The International Monetary Fund has warned that New Zealand's net foreign debt to GDP ratio will rise from 90 per cent to over 100 per cent in the next 5 years.
This is another reason for us to kill off our middle class welfare boondoggles in Working for Families and interest-free student loans.
New Zealand's foreign debt levels and its national savings rate are among the worst in the developed world, the IMF warned in a working paper published on Thursday.
The comment came in the paper titled "The Potential Contribution of Fiscal Policy to Rebalancing and Growth in New Zealand" by Werner Schule. He used the IMF's model to show that that a 1 per cent improvement in government savings was likely to improve the current account balance by around 0.5 per cent.
Schule concluded that a reduction in "transfers to middle income households" was the least cost way for the government to lower spending because it would lead to lower interest rates.

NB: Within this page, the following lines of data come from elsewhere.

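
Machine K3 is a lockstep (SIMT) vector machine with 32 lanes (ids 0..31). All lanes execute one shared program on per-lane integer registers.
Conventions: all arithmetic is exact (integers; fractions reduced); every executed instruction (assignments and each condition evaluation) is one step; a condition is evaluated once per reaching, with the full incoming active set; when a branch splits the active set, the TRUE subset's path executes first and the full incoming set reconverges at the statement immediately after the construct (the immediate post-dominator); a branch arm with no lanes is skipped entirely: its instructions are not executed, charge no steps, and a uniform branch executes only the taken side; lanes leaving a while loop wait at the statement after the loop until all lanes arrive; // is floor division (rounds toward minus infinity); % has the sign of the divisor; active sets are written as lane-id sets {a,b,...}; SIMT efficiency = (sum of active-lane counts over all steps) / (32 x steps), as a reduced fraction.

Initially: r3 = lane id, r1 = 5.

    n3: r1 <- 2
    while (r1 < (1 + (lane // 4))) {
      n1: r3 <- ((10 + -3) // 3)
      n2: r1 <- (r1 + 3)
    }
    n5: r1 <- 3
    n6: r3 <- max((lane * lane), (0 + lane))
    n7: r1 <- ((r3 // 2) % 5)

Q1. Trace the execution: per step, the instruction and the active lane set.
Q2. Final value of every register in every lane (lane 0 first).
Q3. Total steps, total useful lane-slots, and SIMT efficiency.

step 0: r1 <- 2                      {0,1,2,3,4,5,6,7,8,9,10,11,12,13,14,15,16,17,18,19,20,21,22,23,24,25,26,27,28,29,30,31}
step 1: eval (r1 < (1 + (lane // 4))) {0,1,2,3,4,5,6,7,8,9,10,11,12,13,14,15,16,17,18,19,20,21,22,23,24,25,26,27,28,29,30,31}
step 2: r3 <- ((10 + -3) // 3)       {8,9,10,11,12,13,14,15,16,17,18,19,20,21,22,23,24,25,26,27,28,29,30,31}
step 3: r1 <- (r1 + 3)               {8,9,10,11,12,13,14,15,16,17,18,19,20,21,22,23,24,25,26,27,28,29,30,31}
step 4: eval (r1 < (1 + (lane // 4))) {8,9,10,11,12,13,14,15,16,17,18,19,20,21,22,23,24,25,26,27,28,29,30,31}
step 5: r3 <- ((10 + -3) // 3)       {20,21,22,23,24,25,26,27,28,29,30,31}
step 6: r1 <- (r1 + 3)               {20,21,22,23,24,25,26,27,28,29,30,31}
step 7: eval (r1 < (1 + (lane // 4))) {20,21,22,23,24,25,26,27,28,29,30,31}
step 8: r1 <- 3                      {0,1,2,3,4,5,6,7,8,9,10,11,12,13,14,15,16,17,18,19,20,21,22,23,24,25,26,27,28,29,30,31}
step 9: r3 <- max((lane * lane), (0 + lane)) {0,1,2,3,4,5,6,7,8,9,10,11,12,13,14,15,16,17,18,19,20,21,22,23,24,25,26,27,28,29,30,31}
step 10: r1 <- ((r3 // 2) % 5)        {0,1,2,3,4,5,6,7,8,9,10,11,12,13,14,15,16,17,18,19,20,21,22,23,24,25,26,27,28,29,30,31}

Answer: 11 steps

r3: 0,1,4,9,16,25,36,49,64,81,100,121,144,169,196,225,256,289,324,361,400,441,484,529,576,625,676,729,784,841,900,961
r1: 0,0,2,4,3,2,3,4,2,0,0,0,2,4,3,2,3,4,2,0,0,0,2,4,3,2,3,4,2,0,0,0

steps = 11; useful = 268; efficiency = 268/352 = 67/88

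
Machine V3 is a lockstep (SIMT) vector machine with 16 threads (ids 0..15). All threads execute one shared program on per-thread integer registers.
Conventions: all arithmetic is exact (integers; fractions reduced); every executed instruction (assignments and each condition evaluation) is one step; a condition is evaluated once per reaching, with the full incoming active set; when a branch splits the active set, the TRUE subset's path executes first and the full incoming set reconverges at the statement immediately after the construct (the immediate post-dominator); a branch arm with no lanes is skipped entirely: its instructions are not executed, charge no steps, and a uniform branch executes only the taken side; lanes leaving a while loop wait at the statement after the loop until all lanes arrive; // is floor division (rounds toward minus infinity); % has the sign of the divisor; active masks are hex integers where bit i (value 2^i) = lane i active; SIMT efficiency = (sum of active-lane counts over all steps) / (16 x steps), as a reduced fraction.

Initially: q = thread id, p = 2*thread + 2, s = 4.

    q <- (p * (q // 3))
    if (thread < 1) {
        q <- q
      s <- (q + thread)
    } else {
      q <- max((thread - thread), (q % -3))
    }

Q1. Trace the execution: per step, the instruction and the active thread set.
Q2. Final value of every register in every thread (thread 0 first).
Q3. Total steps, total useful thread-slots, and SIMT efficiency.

step 0: q <- (p * (q // 3))          0xffff
step 1: eval (thread < 1)            0xffff
step 2: q <- q                       0x0001
step 3: s <- (q + thread)            0x0001
step 4: q <- max((thread - thread), (q % -3)) 0xfffe

Answer: 5 steps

q: 0,0,0,0,0,0,0,0,0,0,0,0,0,0,0,0
p: 2,4,6,8,10,12,14,16,18,20,22,24,26,28,30,32
s: 0,4,4,4,4,4,4,4,4,4,4,4,4,4,4,4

steps = 5; useful = 49; efficiency = 49/80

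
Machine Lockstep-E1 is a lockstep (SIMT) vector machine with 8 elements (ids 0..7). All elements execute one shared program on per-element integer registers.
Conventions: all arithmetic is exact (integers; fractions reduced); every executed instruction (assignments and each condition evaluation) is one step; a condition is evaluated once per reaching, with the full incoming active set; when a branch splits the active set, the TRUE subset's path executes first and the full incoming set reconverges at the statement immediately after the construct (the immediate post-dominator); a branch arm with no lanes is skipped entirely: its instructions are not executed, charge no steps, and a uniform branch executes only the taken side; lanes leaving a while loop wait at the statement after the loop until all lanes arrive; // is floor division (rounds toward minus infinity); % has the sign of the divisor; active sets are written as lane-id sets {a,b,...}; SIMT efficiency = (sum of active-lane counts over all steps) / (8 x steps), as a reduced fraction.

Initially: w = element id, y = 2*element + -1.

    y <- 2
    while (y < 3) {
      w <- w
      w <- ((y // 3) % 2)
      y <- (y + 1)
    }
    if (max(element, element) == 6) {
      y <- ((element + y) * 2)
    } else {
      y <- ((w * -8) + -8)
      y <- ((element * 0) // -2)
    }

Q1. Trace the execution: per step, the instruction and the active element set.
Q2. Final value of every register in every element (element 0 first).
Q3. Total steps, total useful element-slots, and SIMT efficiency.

step 0: y <- 2                       {0,1,2,3,4,5,6,7}
step 1: eval (y < 3)                 {0,1,2,3,4,5,6,7}
step 2: w <- w                       {0,1,2,3,4,5,6,7}
step 3: w <- ((y // 3) % 2)          {0,1,2,3,4,5,6,7}
step 4: y <- (y + 1)                 {0,1,2,3,4,5,6,7}
step 5: eval (y < 3)                 {0,1,2,3,4,5,6,7}
step 6: eval (max(element, element) == 6) {0,1,2,3,4,5,6,7}
step 7: y <- ((element + y) * 2)     {6}
step 8: y <- ((w * -8) + -8)         {0,1,2,3,4,5,7}
step 9: y <- ((element * 0) // -2)   {0,1,2,3,4,5,7}

Answer: 10 steps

w: 0,0,0,0,0,0,0,0
y: 0,0,0,0,0,0,18,0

steps = 10; useful = 71; efficiency = 71/80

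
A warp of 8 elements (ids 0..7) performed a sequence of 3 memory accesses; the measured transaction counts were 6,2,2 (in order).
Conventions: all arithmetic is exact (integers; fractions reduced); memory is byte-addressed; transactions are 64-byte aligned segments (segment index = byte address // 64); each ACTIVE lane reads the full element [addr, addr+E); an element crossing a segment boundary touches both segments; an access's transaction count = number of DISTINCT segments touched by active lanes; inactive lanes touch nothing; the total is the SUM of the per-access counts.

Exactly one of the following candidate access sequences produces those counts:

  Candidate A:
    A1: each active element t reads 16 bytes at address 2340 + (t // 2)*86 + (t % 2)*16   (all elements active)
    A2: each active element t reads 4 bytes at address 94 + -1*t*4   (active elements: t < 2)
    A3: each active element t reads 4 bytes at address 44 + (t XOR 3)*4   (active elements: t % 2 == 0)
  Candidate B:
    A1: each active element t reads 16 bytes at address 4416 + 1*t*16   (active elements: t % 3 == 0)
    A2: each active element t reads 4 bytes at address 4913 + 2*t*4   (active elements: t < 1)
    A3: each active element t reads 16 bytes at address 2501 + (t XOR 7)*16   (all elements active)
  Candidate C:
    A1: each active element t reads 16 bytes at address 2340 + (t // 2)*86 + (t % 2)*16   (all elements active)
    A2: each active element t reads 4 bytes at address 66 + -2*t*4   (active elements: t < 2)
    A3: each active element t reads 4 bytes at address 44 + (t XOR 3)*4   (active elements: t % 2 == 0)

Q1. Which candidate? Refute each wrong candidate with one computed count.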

He recommended a shift in taxes from capital and income to consumption as a way to boost national savings.
He said that government investment in national infrastructure, rather than consumption, would lead to better economic performance and national savings.
"New Zealand's key policy challenge is to rebalance the economy and reduce external vulnerabilities," Schule said, adding that New Zealand's current account deficit had improved but was likely to deteriorate again soon.
"Shifting taxes away from labour and capital, reducing the size of the state, and making public spending more productive raises long term output," he said.
"Increasing the share of investment spending in overall government spending has a direct impact on growth, as it adds to a publicly provided infrastructure capital stock and raises the productivity of private capital," he said.
"Reducing taxes on labour increases incentives to work, and shifting taxes from capital to consumption increases incentives to invest, whereas tax-financed transfers reduce incentives to work."
So what?
The IMF's warning should remind any New Zealanders feeling a little relaxed about our relatively painless progress since the Global Financial Crisis that we are not out of the woods. Anyone with a debt level over 100 per cent of GDP is seen as vulnerable to a fatal debt spiral if interest rates rise sharply. The bond vigilantes are hunting the globe looking for borrowers who are too indebted.
Luckily for us our foreign debt is held by our banks, which are in turn guaranteed by the Australian government and savings system. Australia, in turn, is backed by demand for commodities from China, the world's most dynamic economy.
But we can't rely on this 'luck' for long. New Zealand needs to reorient its government spending and taxation to encourage investment by both the public and private sector while removing incentives for both to consume.
The 2010 Budget went some way to following the IMF's prescription of shifting taxation from capital and income to consumption. But the IMF's suggestion of government cuts to transfers to middle income earners is most interesting.
This suggests the government should be cutting Working for Families and interest-free student loans. I'd agree.
The long term problems remain. We must save more, invest more, spend less, become more productive and repay our foreign debts. That requires a fundamental restructuring of the way our government taxes, spends and incentivises savings and investment.